From 0e98533d1b7a4d2ebf414575ff81905933c31c63 Mon Sep 17 00:00:00 2001
From: =?UTF-8?q?Arda=20G=C3=BC=C3=A7l=C3=BC?= <aguclu@redhat.com>
Date: Wed, 8 Mar 2023 11:58:28 +0300
Subject: [PATCH] Not share process namespace if user explicitly disables it

This PR sets higher priority to the `share-processes` flag than
provided profile.

For example, if user tries to use copy-to debugging with restricted
profiling, share process namespace should be false if user explicitly
disables it via `--share-processes=false`.
---
 .../kubectl/pkg/cmd/debug/debug_test.go       | 40 +++++++++++++++++++
 .../k8s.io/kubectl/pkg/cmd/debug/profiles.go  |  4 +-
 2 files changed, 43 insertions(+), 1 deletion(-)
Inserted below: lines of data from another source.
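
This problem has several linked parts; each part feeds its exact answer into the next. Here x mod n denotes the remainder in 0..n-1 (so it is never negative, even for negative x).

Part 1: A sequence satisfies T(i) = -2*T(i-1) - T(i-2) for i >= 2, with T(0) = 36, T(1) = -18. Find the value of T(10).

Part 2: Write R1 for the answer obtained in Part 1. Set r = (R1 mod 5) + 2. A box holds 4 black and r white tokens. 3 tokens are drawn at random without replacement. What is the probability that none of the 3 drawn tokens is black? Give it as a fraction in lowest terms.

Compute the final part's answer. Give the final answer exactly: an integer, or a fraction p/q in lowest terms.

1/35

Part 1: T(2) = -2*(-18) - 1*(36) = 0; iterating: T(2)=0, T(3)=18, T(4)=-36, T(5)=54, T(6)=-72, T(7)=90, T(8)=-108, T(9)=126, T(10)=-144; answer -144
Part 2: R1 = -144; r = 3; total draws C(7,3) = 35; favorable C(3,3) = 1; P = 1/35; answer 1/35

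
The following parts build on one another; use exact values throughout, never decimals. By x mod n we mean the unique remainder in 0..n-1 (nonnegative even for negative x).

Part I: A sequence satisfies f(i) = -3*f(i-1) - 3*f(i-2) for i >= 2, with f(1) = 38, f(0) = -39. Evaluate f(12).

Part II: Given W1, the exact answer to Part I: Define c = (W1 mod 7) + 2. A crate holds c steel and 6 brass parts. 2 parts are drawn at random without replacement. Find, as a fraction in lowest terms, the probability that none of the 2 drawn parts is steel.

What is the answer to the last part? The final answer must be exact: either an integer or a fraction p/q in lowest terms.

3/11

Part I: f(2) = -3*(38) - 3*(-39) = 3; iterating: f(2)=3, f(3)=-123, f(4)=360, f(5)=-711, f(6)=1053, f(7)=-1026, f(8)=-81, f(9)=3321, f(10)=-9720, f(11)=19197, f(12)=-28431; answer -28431
Part II: W1 = -28431; c = 5; total draws C(11,2) = 55; favorable C(6,2) = 15; P = 3/11; answer 3/11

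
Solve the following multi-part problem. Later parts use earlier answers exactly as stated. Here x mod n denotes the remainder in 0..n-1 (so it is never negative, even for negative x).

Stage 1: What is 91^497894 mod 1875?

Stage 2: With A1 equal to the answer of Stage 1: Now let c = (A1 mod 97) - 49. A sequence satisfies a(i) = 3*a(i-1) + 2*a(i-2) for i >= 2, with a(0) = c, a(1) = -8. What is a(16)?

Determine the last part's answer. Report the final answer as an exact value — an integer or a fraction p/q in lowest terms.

-4951830568

Stage 1: squarings mod 1875: 91^1=91, 91^2=781, 91^4=586, 91^8=271, 91^16=316, 91^32=481, 91^64=736, 91^128=1696, 91^256=166, 91^512=1306, 91^1024=1261, 91^2048=121, 91^4096=1516, 91^8192=1381, 91^16384=286, 91^32768=1171, 91^65536=616, 91^131072=706, 91^262144=1561; 91^497894 = 91^2 * 91^4 * 91^32 * 91^64 * 91^128 * 91^2048 * 91^4096 * 91^32768 * 91^65536 * 91^131072 * 91^262144 = 1561 (mod 1875); answer 1561
Stage 2: A1 = 1561; c = -40; a(2) = 3*(-8) + 2*(-40) = -104; iterating: a(2)=-104, a(3)=-328, a(4)=-1192, a(5)=-4232, a(6)=-15080, a(7)=-53704, a(8)=-191272, a(9)=-681224, a(10)=-2426216, a(11)=-8641096, a(12)=-30775720, a(13)=-109609352, a(14)=-390379496, a(15)=-1390357192, a(16)=-4951830568; answer -4951830568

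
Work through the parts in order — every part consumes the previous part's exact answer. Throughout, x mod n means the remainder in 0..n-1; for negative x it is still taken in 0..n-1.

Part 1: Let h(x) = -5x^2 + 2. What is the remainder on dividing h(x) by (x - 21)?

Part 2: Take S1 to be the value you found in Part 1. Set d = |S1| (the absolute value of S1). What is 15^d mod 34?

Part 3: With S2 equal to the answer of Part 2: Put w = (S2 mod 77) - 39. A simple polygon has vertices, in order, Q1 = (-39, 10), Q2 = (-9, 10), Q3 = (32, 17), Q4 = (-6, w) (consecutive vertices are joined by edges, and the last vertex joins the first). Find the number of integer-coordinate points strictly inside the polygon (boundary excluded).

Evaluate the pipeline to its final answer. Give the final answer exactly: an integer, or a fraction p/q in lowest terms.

Part 1: remainder = value at the root: -5*(21)^2 + 2 = (-2205) + (2) = -2203; answer -2203
Part 2: S1 = -2203; d = 2203; squarings mod 34: 15^1=15, 15^2=21, 15^4=33, 15^8=1, 15^16=1, 15^32=1, 15^64=1, 15^128=1, 15^256=1, 15^512=1, 15^1024=1, 15^2048=1; 15^2203 = 15^1 * 15^2 * 15^8 * 15^16 * 15^128 * 15^2048 = 9 (mod 34); answer 9
Part 3: S2 = 9; w = -30; cross terms: (-39*10 - -9*10)=-300, (-9*17 - 32*10)=-473, (32*-30 - -6*17)=-858, (-6*10 - -39*-30)=-1230; twice the area = |-2861| = 2861; area = 2861/2; boundary points = 30 + 1 + 1 + 1 = 33; strictly interior points = area - boundary/2 + 1 = 1415; answer 1415

1415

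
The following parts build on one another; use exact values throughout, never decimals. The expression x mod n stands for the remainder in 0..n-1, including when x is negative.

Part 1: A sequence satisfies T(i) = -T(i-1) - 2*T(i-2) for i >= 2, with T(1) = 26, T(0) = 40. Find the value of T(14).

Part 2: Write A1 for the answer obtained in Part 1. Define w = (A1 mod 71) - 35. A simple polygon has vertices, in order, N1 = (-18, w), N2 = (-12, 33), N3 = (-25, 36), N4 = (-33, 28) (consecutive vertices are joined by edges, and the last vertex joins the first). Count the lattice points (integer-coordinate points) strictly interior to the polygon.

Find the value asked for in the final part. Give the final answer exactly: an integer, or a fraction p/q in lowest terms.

Part 1: T(2) = -1*(26) - 2*(40) = -106; iterating: T(2)=-106, T(3)=54, T(4)=158, T(5)=-266, T(6)=-50, T(7)=582, T(8)=-482, T(9)=-682, T(10)=1646, T(11)=-282, T(12)=-3010, T(13)=3574, T(14)=2446; answer 2446
Part 2: A1 = 2446; w = -3; cross terms: (-18*33 - -12*-3)=-630, (-12*36 - -25*33)=393, (-25*28 - -33*36)=488, (-33*-3 - -18*28)=603; twice the area = |854| = 854; area = 427; boundary points = 6 + 1 + 8 + 1 = 16; strictly interior points = area - boundary/2 + 1 = 420; answer 420

420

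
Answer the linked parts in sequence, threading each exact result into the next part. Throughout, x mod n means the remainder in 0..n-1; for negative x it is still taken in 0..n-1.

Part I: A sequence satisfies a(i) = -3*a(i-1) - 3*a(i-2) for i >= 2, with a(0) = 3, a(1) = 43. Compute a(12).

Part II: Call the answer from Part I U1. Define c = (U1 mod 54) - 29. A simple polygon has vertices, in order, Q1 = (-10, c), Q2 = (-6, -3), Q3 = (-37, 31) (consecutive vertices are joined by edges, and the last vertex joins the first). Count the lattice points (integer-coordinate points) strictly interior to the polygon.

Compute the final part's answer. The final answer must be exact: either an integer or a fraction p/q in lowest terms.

51

Part I: a(2) = -3*(43) - 3*(3) = -138; iterating: a(2)=-138, a(3)=285, a(4)=-441, a(5)=468, a(6)=-81, a(7)=-1161, a(8)=3726, a(9)=-7695, a(10)=11907, a(11)=-12636, a(12)=2187; answer 2187
Part II: U1 = 2187; c = -2; cross terms: (-10*-3 - -6*-2)=18, (-6*31 - -37*-3)=-297, (-37*-2 - -10*31)=384; twice the area = |105| = 105; area = 105/2; boundary points = 1 + 1 + 3 = 5; strictly interior points = area - boundary/2 + 1 = 51; answer 51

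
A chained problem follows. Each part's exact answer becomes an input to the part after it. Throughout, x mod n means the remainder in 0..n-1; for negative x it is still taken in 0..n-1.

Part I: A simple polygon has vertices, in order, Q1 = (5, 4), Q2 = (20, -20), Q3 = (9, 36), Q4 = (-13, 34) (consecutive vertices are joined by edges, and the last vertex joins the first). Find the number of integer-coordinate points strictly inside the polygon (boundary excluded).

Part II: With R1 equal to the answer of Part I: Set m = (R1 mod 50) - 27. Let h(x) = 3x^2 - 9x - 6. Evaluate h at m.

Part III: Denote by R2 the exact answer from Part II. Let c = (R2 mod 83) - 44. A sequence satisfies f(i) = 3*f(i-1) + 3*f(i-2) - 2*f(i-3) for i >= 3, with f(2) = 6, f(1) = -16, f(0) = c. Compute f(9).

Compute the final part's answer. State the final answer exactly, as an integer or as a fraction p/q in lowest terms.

125494

Part I: cross terms: (5*-20 - 20*4)=-180, (20*36 - 9*-20)=900, (9*34 - -13*36)=774, (-13*4 - 5*34)=-222; twice the area = |1272| = 1272; area = 636; boundary points = 3 + 1 + 2 + 6 = 12; strictly interior points = area - boundary/2 + 1 = 631; answer 631
Part II: R1 = 631; m = 4; 3*(4)^2 - 9*(4)^1 - 6 = (48) + (-36) + (-6) = 6; answer 6
Part III: R2 = 6; c = -38; f(3) = 3*(6) + 3*(-16) - 2*(-38) = 46; iterating: f(3)=46, f(4)=188, f(5)=690, f(6)=2542, f(7)=9320, f(8)=34206, f(9)=125494; answer 125494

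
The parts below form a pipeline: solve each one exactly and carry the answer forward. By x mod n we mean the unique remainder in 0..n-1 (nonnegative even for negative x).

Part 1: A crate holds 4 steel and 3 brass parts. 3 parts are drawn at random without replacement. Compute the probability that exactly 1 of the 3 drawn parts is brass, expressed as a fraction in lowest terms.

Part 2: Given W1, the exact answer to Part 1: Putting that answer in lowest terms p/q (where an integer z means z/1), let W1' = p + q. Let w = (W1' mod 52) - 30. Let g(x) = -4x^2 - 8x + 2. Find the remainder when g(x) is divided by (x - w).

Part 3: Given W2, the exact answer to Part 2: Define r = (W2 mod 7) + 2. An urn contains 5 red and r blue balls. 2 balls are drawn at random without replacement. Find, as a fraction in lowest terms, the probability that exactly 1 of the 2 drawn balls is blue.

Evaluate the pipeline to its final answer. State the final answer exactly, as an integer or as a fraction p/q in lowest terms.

20/39

Part 1: total draws C(7,3) = 35; favorable C(3,1)*C(4,2) = 18; P = 18/35; answer 18/35
Part 2: W1 = 18/35; threaded value p + q = 53; w = -29; remainder = value at the root: -4*(-29)^2 - 8*(-29)^1 + 2 = (-3364) + (232) + (2) = -3130; answer -3130
Part 3: W2 = -3130; r = 8; total draws C(13,2) = 78; favorable C(8,1)*C(5,1) = 40; P = 20/39; answer 20/39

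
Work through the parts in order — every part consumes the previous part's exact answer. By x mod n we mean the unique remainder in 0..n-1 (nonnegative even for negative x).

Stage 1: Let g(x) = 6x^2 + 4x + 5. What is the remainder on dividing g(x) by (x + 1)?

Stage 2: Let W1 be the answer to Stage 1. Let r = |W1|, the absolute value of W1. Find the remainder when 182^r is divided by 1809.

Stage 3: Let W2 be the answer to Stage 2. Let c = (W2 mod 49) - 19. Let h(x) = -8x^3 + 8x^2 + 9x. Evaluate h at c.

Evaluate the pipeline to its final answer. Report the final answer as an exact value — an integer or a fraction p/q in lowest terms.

Stage 1: remainder = value at the root: 6*(-1)^2 + 4*(-1)^1 + 5 = (6) + (-4) + (5) = 7; answer 7
Stage 2: W1 = 7; r = 7; squarings mod 1809: 182^1=182, 182^2=562, 182^4=1078; 182^7 = 182^1 * 182^2 * 182^4 = 1793 (mod 1809); answer 1793
Stage 3: W2 = 1793; c = 10; -8*(10)^3 + 8*(10)^2 + 9*(10)^1 = (-8000) + (800) + (90) = -7110; answer -7110

-7110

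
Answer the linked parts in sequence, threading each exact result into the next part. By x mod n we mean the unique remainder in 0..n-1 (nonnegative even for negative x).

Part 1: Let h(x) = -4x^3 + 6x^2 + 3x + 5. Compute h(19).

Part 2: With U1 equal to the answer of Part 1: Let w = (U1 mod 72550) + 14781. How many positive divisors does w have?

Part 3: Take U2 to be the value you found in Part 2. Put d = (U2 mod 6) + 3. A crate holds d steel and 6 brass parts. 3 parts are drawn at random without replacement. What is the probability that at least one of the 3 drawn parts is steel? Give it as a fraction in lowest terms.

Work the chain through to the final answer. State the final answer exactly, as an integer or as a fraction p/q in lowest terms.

29/33

Part 1: -4*(19)^3 + 6*(19)^2 + 3*(19)^1 + 5 = (-27436) + (2166) + (57) + (5) = -25208; answer -25208
Part 2: U1 = -25208; w = 62123; 62123 = 23 * 37 * 73; number of divisors = (1+1) * (1+1) * (1+1) = 8; answer 8
Part 3: U2 = 8; d = 5; total draws C(11,3) = 165; complement C(6,3) = 20; favorable 165 - 20 = 145; P = 29/33; answer 29/33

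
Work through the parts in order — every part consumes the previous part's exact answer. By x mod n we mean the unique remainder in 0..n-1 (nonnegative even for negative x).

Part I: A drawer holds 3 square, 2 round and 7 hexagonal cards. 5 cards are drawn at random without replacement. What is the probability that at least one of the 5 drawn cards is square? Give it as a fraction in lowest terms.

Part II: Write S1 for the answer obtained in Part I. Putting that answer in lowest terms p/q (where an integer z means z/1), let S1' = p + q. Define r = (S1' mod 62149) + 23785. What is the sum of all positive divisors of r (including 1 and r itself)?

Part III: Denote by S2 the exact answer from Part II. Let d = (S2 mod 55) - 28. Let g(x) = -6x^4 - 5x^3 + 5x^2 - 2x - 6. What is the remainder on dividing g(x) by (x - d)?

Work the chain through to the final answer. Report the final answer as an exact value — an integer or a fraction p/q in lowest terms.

Part I: total draws C(12,5) = 792; complement C(9,5) = 126; favorable 792 - 126 = 666; P = 37/44; answer 37/44
Part II: S1 = 37/44; threaded value p + q = 81; r = 23866; 23866 = 2 * 11933; sigma = (1 + 2) * (1 + 11933) = 3 * 11934 = 35802; answer 35802
Part III: S2 = 35802; d = 24; remainder = value at the root: -6*(24)^4 - 5*(24)^3 + 5*(24)^2 - 2*(24)^1 - 6 = (-1990656) + (-69120) + (2880) + (-48) + (-6) = -2056950; answer -2056950

-2056950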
diff --git a/staging/src/k8s.io/kubectl/pkg/cmd/debug/debug_test.go b/staging/src/k8s.io/kubectl/pkg/cmd/debug/debug_test.go
index 08225f8e6b8..118c38661ba 100644
--- a/staging/src/k8s.io/kubectl/pkg/cmd/debug/debug_test.go
+++ b/staging/src/k8s.io/kubectl/pkg/cmd/debug/debug_test.go
@@ -1201,6 +1201,46 @@ func TestGeneratePodCopyWithDebugContainer(t *testing.T) {
 				},
 			},
 		},
+		{
+			name: "baseline profile not share process when user explicitly disables it",
+			opts: &DebugOptions{
+				CopyTo:                "debugger",
+				Container:             "debugger",
+				Image:                 "busybox",
+				PullPolicy:            corev1.PullIfNotPresent,
+				Profile:               ProfileBaseline,
+				ShareProcesses:        false,
+				shareProcessedChanged: true,
+			},
+			havePod: &corev1.Pod{
+				ObjectMeta: metav1.ObjectMeta{
+					Name: "target",
+				},
+				Spec: corev1.PodSpec{
+					Containers: []corev1.Container{
+						{
+							Name: "debugger",
+						},
+					},
+					NodeName: "node-1",
+				},
+			},
+			wantPod: &corev1.Pod{
+				ObjectMeta: metav1.ObjectMeta{
+					Name: "debugger",
+				},
+				Spec: corev1.PodSpec{
+					Containers: []corev1.Container{
+						{
+							Name:            "debugger",
+							Image:           "busybox",
+							ImagePullPolicy: corev1.PullIfNotPresent,
+						},
+					},
+					ShareProcessNamespace: pointer.Bool(false),
+				},
+			},
+		},
 		{
 			name: "restricted profile",
 			opts: &DebugOptions{
diff --git a/staging/src/k8s.io/kubectl/pkg/cmd/debug/profiles.go b/staging/src/k8s.io/kubectl/pkg/cmd/debug/profiles.go
index 609e4575267..3684478d570 100644
--- a/staging/src/k8s.io/kubectl/pkg/cmd/debug/profiles.go
+++ b/staging/src/k8s.io/kubectl/pkg/cmd/debug/profiles.go
@@ -250,7 +250,9 @@ func useHostNamespaces(p *corev1.Pod) {
 // shareProcessNamespace configures all containers in the pod to share the
 // process namespace.
 func shareProcessNamespace(p *corev1.Pod) {
-	p.Spec.ShareProcessNamespace = pointer.Bool(true)
+	if p.Spec.ShareProcessNamespace == nil {
+		p.Spec.ShareProcessNamespace = pointer.Bool(true)
+	}
 }
 
 // clearSecurityContext clears the security context for the container.